We’re not talking about circus sex theater in front of the kids, but the fact remains there is no proof that intimacy in front of children will scar them for life.
Our modern puritanism continues to feed off a Victorian sensibility that the display of nudity and sex around children will confuse them and turn them against God. Let us not forget that the Victorians, because of their misguided repressions, created a backlash by inventing the type of pornography that not even Ron Jeremy could imagine.
By hiding love from our children and telling yarns of storks and the dangers of nudity, we risk instilling certain insecurities around body issues and the illicitness of love. Love does not have to be a dirty act hidden from our kids. Instead, we have an opportunity to demonstrate that there is no place in marriage for exploitation, ugliness and insecurities in a loving relationship.
According to Doctor Ian Kerner, “No studies have shown that a child who sees his or her parents having sex is going to be psychologically damaged. Interestingly, children who are raised in homes with parents who are comfortable with nudity – those who change clothes and bathe in front of the kids – are found to be more sexually healthy.”

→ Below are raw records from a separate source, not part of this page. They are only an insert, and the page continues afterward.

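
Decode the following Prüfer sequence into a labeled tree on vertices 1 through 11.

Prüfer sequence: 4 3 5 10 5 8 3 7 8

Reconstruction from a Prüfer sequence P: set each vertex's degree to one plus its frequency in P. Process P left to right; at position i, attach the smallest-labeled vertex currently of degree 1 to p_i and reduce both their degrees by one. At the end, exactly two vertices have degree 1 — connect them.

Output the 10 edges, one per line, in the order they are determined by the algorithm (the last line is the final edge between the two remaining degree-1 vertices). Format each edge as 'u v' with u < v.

Initial degrees: {1:1, 2:1, 3:3, 4:2, 5:3, 6:1, 7:2, 8:3, 9:1, 10:2, 11:1}
Step 1: smallest deg-1 vertex = 1, p_1 = 4. Add edge {1,4}. Now deg[1]=0, deg[4]=1.
Step 2: smallest deg-1 vertex = 2, p_2 = 3. Add edge {2,3}. Now deg[2]=0, deg[3]=2.
Step 3: smallest deg-1 vertex = 4, p_3 = 5. Add edge {4,5}. Now deg[4]=0, deg[5]=2.
Step 4: smallest deg-1 vertex = 6, p_4 = 10. Add edge {6,10}. Now deg[6]=0, deg[10]=1.
Step 5: smallest deg-1 vertex = 9, p_5 = 5. Add edge {5,9}. Now deg[9]=0, deg[5]=1.
Step 6: smallest deg-1 vertex = 5, p_6 = 8. Add edge {5,8}. Now deg[5]=0, deg[8]=2.
Step 7: smallest deg-1 vertex = 10, p_7 = 3. Add edge {3,10}. Now deg[10]=0, deg[3]=1.
Step 8: smallest deg-1 vertex = 3, p_8 = 7. Add edge {3,7}. Now deg[3]=0, deg[7]=1.
Step 9: smallest deg-1 vertex = 7, p_9 = 8. Add edge {7,8}. Now deg[7]=0, deg[8]=1.
Final: two remaining deg-1 vertices are 8, 11. Add edge {8,11}.

Answer: 1 4
2 3
4 5
6 10
5 9
5 8
3 10
3 7
7 8
8 11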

Our American generation was raised with the idea we need divisions in life to make for a happy family. Our houses reflect this attitude in architecture – living room, home office, dining room, family room, basement, attic, kitchen and bedrooms. By constantly separating and sequestering our shared family lives, we teach embarrassment and insecurity when these divisions are compromised. It is good for parents to teach children that your love transcends secrecy. By eating dinners in front of the television, doing office work in the family room or making love in the middle of the day (even in the kitchen!), children learn that openness and honesty can be shared everywhere.
To make this point clearer we can reference the fact that many generations grew up in one-room cabins exposing children to the intimacies of parents. While growing up in one room cabins, Laura Ingalls Wilder and her sisters saw it and Abraham Lincoln saw it. Martina Kuhnert wrote a heart-warming history about raising two children in a one room cabin:
What about our love life? It’s still going strong. We’ve just gotten creative. Unless you prefer your love bedridden, your sleeping quarters are not the only appropriate place to enjoy romance.
The sacredness of sex is important to instill, and a ceremonial shutting of the bedroom door will demonstrate to a child that parents are participating in an act of love. Children do not need to see all the hot and steamy details of a good romp, but getting busted by a three year old for having sex under the sheets is a perfect opportunity for teaching the sacredness of “mommy and daddy time.”